A recently retired Norman Public Schools administrator is suing the district alleging the superintendent failed to account for her weakened immune system during cancer treatments and forced her out of her job.

Shirley Simmons – who retired as a systems and data management specialist but was previously assistant superintendent of educational services for the NPS – filed a May 11 lawsuit against the district, alleging the NPS had her discriminated against for the demands she made during her cancer treatment. Simmons retired from the district in May.

Both Simmons and NPS declined to comment on the lawsuit because it is ongoing litigation.
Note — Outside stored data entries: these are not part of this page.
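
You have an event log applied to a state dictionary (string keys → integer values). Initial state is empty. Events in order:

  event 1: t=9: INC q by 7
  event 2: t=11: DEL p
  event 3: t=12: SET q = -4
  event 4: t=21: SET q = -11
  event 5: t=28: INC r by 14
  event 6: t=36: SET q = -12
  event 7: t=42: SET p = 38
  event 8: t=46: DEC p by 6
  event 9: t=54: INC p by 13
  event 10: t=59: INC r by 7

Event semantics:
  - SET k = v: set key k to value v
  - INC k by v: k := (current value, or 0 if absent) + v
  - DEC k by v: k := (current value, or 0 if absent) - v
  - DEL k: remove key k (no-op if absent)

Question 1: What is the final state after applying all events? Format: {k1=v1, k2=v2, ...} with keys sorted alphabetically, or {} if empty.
  after event 1 (t=9: INC q by 7): {q=7}
  after event 2 (t=11: DEL p): {q=7}
  after event 3 (t=12: SET q = -4): {q=-4}
  after event 4 (t=21: SET q = -11): {q=-11}
  after event 5 (t=28: INC r by 14): {q=-11, r=14}
  after event 6 (t=36: SET q = -12): {q=-12, r=14}
  after event 7 (t=42: SET p = 38): {p=38, q=-12, r=14}
  after event 8 (t=46: DEC p by 6): {p=32, q=-12, r=14}
  after event 9 (t=54: INC p by 13): {p=45, q=-12, r=14}
  after event 10 (t=59: INC r by 7): {p=45, q=-12, r=21}

Answer: {p=45, q=-12, r=21}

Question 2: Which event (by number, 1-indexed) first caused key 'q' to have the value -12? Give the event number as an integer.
Answer: 6

Derivation:
Looking for first event where q becomes -12:
  event 1: q = 7
  event 2: q = 7
  event 3: q = -4
  event 4: q = -11
  event 5: q = -11
  event 6: q -11 -> -12  <-- first match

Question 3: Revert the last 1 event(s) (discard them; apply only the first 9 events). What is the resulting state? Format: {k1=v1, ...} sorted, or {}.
Answer: {p=45, q=-12, r=14}

Derivation:
Keep first 9 events (discard last 1):
  after event 1 (t=9: INC q by 7): {q=7}
  after event 2 (t=11: DEL p): {q=7}
  after event 3 (t=12: SET q = -4): {q=-4}
  after event 4 (t=21: SET q = -11): {q=-11}
  after event 5 (t=28: INC r by 14): {q=-11, r=14}
  after event 6 (t=36: SET q = -12): {q=-12, r=14}
  after event 7 (t=42: SET p = 38): {p=38, q=-12, r=14}
  after event 8 (t=46: DEC p by 6): {p=32, q=-12, r=14}
  after event 9 (t=54: INC p by 13): {p=45, q=-12, r=14}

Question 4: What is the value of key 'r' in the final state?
Answer: 21

Derivation:
Track key 'r' through all 10 events:
  event 1 (t=9: INC q by 7): r unchanged
  event 2 (t=11: DEL p): r unchanged
  event 3 (t=12: SET q = -4): r unchanged
  event 4 (t=21: SET q = -11): r unchanged
  event 5 (t=28: INC r by 14): r (absent) -> 14
  event 6 (t=36: SET q = -12): r unchanged
  event 7 (t=42: SET p = 38): r unchanged
  event 8 (t=46: DEC p by 6): r unchanged
  event 9 (t=54: INC p by 13): r unchanged
  event 10 (t=59: INC r by 7): r 14 -> 21
Final: r = 21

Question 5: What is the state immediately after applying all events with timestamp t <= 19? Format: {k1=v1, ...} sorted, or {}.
Apply events with t <= 19 (3 events):
  after event 1 (t=9: INC q by 7): {q=7}
  after event 2 (t=11: DEL p): {q=7}
  after event 3 (t=12: SET q = -4): {q=-4}

Answer: {q=-4}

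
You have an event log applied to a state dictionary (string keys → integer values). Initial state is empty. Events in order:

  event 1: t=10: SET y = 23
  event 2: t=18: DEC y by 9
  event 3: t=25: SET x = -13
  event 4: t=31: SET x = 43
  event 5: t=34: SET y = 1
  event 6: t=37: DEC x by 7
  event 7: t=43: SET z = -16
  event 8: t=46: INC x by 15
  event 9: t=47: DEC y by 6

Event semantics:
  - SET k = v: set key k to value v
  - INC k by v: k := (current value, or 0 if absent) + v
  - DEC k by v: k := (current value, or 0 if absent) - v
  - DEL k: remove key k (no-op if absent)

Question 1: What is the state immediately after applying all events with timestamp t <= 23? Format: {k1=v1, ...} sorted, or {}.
Apply events with t <= 23 (2 events):
  after event 1 (t=10: SET y = 23): {y=23}
  after event 2 (t=18: DEC y by 9): {y=14}

Answer: {y=14}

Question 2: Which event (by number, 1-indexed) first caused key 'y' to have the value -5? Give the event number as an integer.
Looking for first event where y becomes -5:
  event 1: y = 23
  event 2: y = 14
  event 3: y = 14
  event 4: y = 14
  event 5: y = 1
  event 6: y = 1
  event 7: y = 1
  event 8: y = 1
  event 9: y 1 -> -5  <-- first match

Answer: 9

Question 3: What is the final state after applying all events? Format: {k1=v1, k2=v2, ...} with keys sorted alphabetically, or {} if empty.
Answer: {x=51, y=-5, z=-16}

Derivation:
  after event 1 (t=10: SET y = 23): {y=23}
  after event 2 (t=18: DEC y by 9): {y=14}
  after event 3 (t=25: SET x = -13): {x=-13, y=14}
  after event 4 (t=31: SET x = 43): {x=43, y=14}
  after event 5 (t=34: SET y = 1): {x=43, y=1}
  after event 6 (t=37: DEC x by 7): {x=36, y=1}
  after event 7 (t=43: SET z = -16): {x=36, y=1, z=-16}
  after event 8 (t=46: INC x by 15): {x=51, y=1, z=-16}
  after event 9 (t=47: DEC y by 6): {x=51, y=-5, z=-16}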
Simmons’ costume says she has thyroid cancer. In May 2020, shortly after the start of the COVID-19 pandemic, she requested the option of working from home, citing an immune system that had been compromised by her cancer treatment and made her more vulnerable to infections, according to the lawsuit.

According to the lawsuit, the district — instead of granting his work-from-home request — required anyone working with Simmons to wear a mask to protect against COVID-19 transmission.

The lawsuit alleges that when Simmons explained her accommodation needs to NPS Superintendent Nick Migliorino, he “questioned whether Ms. Simmons could perform any work with her medical condition and pressured Ms. Simmons so that she leaves her job in the Norman public schools”.

“Mr. Migliorino said that Ms. Simmons should quit her job because she has cancer so she can ‘enjoy life,'” the lawsuit states.

The lawsuit also claims that after Simmons’ request for accommodation, she was demoted — receiving a pay cut — to data systems and management specialist, and continued to receive pressure from Migliorino to leave. she resigns. Simmons alleges that when the district opened a position for executive director of curriculum and she applied, the position was ultimately removed “to avoid having to select her.”

Simmons then received a pay cut, according to the suit.

“[The district] continued to refuse to engage in an interactive process in good faith and to offer reasonable accommodation to [Simmons] for his disability,” the lawsuit states.

Simmons’ lawsuit, which seeks that she be awarded lost wages and damages, alleges that her claim for accommodation and disability were “significant factors” in the district’s treatment of her. Prior to her retirement, Simmons’ suit notes that she worked for NPS for 20 years; Previous transcript reports show that she served as Director of Staff Development and Student Success, Principal of Truman Elementary, and Vice Principal of Irving Middle School before becoming Assistant Superintendent of Educational Services.